# ATV Plow



## TreysPlowing (Oct 28, 2014)

Hey I have a 2009 Polaris Sportsman 500 ho and am just getting started. I will be plowing residential drives and was wondering your thoughts on a Cycle Country 60" poly plow with the front mount. Thanks, Trey


----------



## sm04257 (Dec 19, 2009)

i use a moose plow mounted on the front of my honda and it does great. never used the poly plow


----------



## sublime68charge (Dec 28, 2007)

how Many drive are you doing?

what is the amount of snow?

there are threads on her about front mount VS the traditional Mid mount design.

the skinny of it is most think the front mount adds more stress to the front component's of your ATV.

if your plow goes on 1 time and stay on for the rest of winter the Mid mount is better spreads the abuse of pushing snow to the mid point of your ATV frame. the front mount front of your frame takes all the abuse.

when blade raised the weight of the blade is on the front of ATV for both front and mid mount.

if your gonna plow snow and when done take blade off and go ride around and due this 10-20 times a winter go with front mount makes on/off super easy.
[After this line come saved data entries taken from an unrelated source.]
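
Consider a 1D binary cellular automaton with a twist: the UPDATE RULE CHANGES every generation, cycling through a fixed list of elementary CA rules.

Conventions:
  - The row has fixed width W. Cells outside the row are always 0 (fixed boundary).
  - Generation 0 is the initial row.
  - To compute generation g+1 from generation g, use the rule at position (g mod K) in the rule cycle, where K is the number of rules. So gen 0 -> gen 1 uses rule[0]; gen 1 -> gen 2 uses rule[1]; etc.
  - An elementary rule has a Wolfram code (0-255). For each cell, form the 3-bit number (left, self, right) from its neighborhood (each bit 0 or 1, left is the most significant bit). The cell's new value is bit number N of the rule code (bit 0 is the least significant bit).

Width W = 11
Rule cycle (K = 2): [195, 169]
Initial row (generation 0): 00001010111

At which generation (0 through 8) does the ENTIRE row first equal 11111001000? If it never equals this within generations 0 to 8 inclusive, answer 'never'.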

poly plow will due just fine I think


just my off the hip thoughts.


----------



## TreysPlowing (Oct 28, 2014)

I'm not doing very many drives and I plan on taking it off and riding. We get about 10-12 4" snows and only 2-3 6-10" snows here.


----------



## DeSnowman (Jan 13, 2012)

Quick question, how much do you guys charge for using an ATV with plow?


----------



## Antlerart06 (Feb 28, 2011)

sublime68charge;1855779 said:


> how Many drive are you doing?
> 
> what is the amount of snow?
> 
> ...


add one thing 
Midmount wont raise as high has front mount plow well my old 98 model CC wont


----------



## Leland Lawn (Sep 27, 2011)

I have 3 cycle country plows and would highly recommend them! I have heard that the moose plows are also good, but I don't have any experience with them personally. 
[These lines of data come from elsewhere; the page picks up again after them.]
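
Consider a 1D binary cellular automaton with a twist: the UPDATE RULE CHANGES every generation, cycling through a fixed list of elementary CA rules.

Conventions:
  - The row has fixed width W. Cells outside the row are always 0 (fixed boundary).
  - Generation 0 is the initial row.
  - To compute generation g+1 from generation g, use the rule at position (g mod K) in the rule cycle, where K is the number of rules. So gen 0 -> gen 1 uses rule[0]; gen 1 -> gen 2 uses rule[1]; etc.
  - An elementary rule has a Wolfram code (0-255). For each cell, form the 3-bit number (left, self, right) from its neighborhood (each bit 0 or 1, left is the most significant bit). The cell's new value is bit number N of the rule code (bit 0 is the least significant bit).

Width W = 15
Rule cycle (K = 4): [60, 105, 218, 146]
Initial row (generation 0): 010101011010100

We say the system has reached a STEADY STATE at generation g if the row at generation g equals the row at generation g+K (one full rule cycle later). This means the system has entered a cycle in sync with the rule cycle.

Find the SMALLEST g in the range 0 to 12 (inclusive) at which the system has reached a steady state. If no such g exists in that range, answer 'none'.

Gen 0: 010101011010100
Gen 1 (rule 60): 011111110111110
Gen 2 (rule 105): 010000011100010
Gen 3 (rule 218): 101000111110101
Gen 4 (rule 146): 000101011100000
Gen 5 (rule 60): 000111110010000
Gen 6 (rule 105): 110100010000111
Gen 7 (rule 218): 110010101001111
Gen 8 (rule 146): 001100000110110
Gen 9 (rule 60): 001010000101101
Gen 10 (rule 105): 100100110011110
Gen 11 (rule 218): 011011111111111
Gen 12 (rule 146): 100001111111110
Gen 13 (rule 60): 110001000000001
Gen 14 (rule 105): 110100011111100
Gen 15 (rule 218): 110010111111110
Gen 16 (rule 146): 001100011111101

Answer: none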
I really like that the cycle country plows are mid mount and hard to mess up if you hit a curb or anything else harder then a big pile of snow. We tried a front mount plow (i forget the brand now) and the frame was bent/tweaked on the first time it went out. Cycle country plows are very simple. Ive taken them all apart many times, bent and welded parts back together that had been tweaked a little, and they're good to go for another year. My oldest one is going to be on its 7th season this year! Its only had cutting edges and trip springs replaced. BTW I run 48" width. Fits nicely on residential sidewalks. 
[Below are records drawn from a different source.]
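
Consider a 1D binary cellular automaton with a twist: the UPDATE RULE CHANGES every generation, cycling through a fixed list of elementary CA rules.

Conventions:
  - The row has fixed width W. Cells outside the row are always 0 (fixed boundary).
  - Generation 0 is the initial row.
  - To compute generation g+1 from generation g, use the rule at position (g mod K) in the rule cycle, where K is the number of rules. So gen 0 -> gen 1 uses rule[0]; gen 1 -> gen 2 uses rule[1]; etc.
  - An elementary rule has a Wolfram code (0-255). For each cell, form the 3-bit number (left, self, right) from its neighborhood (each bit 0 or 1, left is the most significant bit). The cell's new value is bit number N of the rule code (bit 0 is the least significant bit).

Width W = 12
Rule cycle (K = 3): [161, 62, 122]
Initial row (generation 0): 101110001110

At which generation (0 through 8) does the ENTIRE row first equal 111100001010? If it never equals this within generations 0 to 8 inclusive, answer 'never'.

Answer: 6

Derivation:
Gen 0: 101110001110
Gen 1 (rule 161): 010100100100
Gen 2 (rule 62): 111111111110
Gen 3 (rule 122): 100000000011
Gen 4 (rule 161): 001111111000
Gen 5 (rule 62): 011000000100
Gen 6 (rule 122): 111100001010
Gen 7 (rule 161): 011001100100
Gen 8 (rule 62): 110111011110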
Maybe someday Ill try a moose plow, but for now Im good. A boss ATV plow would be awesome, but employees can't be trusted with really nice things and I have a feeling they would break them.


----------



## irv (Oct 20, 2010)

ive had the same warn non provantage plow now on 3 hondas.its
a mid mount and it lifts plenty high enough. how high do you need
to go?i use a 48" because any wider tears up the grass on our
sidewalks. a couple extra passes on a drive doesnt take that long.
pretty simple plow and has been very rugged.


----------